Blogging is work. What's more -- it is unpaid labor for most of us that do it. This may not mean much to you, but I ask you to consider that most of the work women do in this world is unpaid and this largely contributes to the economic gender imbalance. So when I see yet another blogger having to explain why she has ads that are questionable, it makes me upset.

Each day of our lives we make compromises. We have to because we live in the world as it is and not as we want it to be. This does not mean that we should stop striving for change, but that each one of us has to find a way to survive while acquiring as few scars as possible.

Are people always this black and white in real life, or do they find it easier to get on a moral high horse online because there is no personal penalty? A good blog takes time and energy and though women are very active in the blogosphere, they have yet to reach the same kind of success as men; this is even more true if you are a WOC.

I am writing this to ask you to think about how you support the women that you regularly read online. Do you take the time to comment? Do you hit that donate button once and awhile? Do you network? Do you think critically when you have an issue rather than shooting off a missive because it will make you feel good? Do you think about the work that someone has put in?

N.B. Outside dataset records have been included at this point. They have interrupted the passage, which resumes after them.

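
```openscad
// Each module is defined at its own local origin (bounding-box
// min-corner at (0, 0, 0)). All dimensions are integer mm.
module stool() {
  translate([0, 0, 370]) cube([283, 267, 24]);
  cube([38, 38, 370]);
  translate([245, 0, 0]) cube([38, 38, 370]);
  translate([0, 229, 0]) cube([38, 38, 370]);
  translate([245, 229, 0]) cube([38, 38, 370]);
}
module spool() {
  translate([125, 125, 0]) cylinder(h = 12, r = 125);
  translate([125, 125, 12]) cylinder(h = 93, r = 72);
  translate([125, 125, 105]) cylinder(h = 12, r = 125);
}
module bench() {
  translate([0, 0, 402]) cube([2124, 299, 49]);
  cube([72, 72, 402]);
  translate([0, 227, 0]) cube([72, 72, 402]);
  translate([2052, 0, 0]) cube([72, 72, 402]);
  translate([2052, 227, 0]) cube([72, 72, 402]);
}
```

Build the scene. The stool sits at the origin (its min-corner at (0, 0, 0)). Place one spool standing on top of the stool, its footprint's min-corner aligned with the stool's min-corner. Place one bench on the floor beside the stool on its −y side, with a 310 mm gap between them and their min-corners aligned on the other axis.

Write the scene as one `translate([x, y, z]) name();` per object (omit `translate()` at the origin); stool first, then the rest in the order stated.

stool();
translate([0, 0, 394]) spool();
translate([0, -609, 0]) bench();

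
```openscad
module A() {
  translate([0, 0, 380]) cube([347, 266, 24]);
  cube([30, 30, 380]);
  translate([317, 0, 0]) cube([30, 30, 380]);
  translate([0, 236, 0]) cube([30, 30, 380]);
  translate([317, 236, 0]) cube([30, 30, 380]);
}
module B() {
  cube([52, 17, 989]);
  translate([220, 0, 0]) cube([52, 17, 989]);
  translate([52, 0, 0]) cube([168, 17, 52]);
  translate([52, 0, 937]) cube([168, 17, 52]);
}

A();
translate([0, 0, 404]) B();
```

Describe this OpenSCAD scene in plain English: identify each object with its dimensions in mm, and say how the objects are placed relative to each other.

A is a four-legged stool. The seat is 347×266 mm, 24 mm thick, top at z = 404 mm. It stands on four square legs, each 30×30 mm in cross-section, from z = 0 to the seat underside, each flush with a corner of the seat.

B is a rectangular picture frame lying in the x–z plane (depth along y). The opening is 168 mm wide (x) by 885 mm tall (z), surrounded by a border 52 mm wide on all four sides. The frame is 17 mm deep and is made of two full-height vertical stiles with two horizontal rails fitted between them.

The picture frame is on top of the stool.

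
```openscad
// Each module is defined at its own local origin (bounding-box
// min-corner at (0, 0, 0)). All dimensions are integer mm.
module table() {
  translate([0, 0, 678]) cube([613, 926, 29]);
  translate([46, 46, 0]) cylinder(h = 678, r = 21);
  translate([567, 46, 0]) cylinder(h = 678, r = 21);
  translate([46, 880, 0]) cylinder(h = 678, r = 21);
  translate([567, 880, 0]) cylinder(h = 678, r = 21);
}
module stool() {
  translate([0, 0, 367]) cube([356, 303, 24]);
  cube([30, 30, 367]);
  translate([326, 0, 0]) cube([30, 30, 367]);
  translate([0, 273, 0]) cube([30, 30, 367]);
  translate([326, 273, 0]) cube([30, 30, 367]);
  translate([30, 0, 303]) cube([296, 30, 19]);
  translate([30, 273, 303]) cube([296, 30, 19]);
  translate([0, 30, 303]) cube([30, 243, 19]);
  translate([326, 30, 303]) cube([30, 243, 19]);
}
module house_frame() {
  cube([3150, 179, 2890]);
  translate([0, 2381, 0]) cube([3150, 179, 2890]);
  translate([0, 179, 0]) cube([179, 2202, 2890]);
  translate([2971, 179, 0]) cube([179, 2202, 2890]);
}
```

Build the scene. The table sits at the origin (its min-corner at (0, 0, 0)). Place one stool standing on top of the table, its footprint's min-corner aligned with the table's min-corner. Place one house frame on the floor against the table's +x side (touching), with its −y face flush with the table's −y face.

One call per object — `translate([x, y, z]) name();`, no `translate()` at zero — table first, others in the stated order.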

I have written this not to discourage legitimate complaint, because everyone needs to be pushed to improve. Each day I want to improve my craft. I have invested way too much of my time for me to take this lightly. All I would ask is that before you seek to criticize, think about the effort that has gone into creating this space and in fact all spaces created online by women.

Many think that blogging has created this brave new world because voices that have traditionally been silenced now have the opportunity to speak their truth. But the reality is that this truth costs the marginalized more than ever. Not only do we have to deal with over-privileged bodies who are full of resistance, but the lack of remuneration also reaffirms the economic divide in the real world, thus once again devaluing our contributions.

So I am going to say this as plainly as I can: if you are not hitting the donate button and you are not paying someone’s bills, do you really have the right to criticize the way in which many attempt to earn a pittance (and believe me it is a pittance) from blogging, while reading their work for free?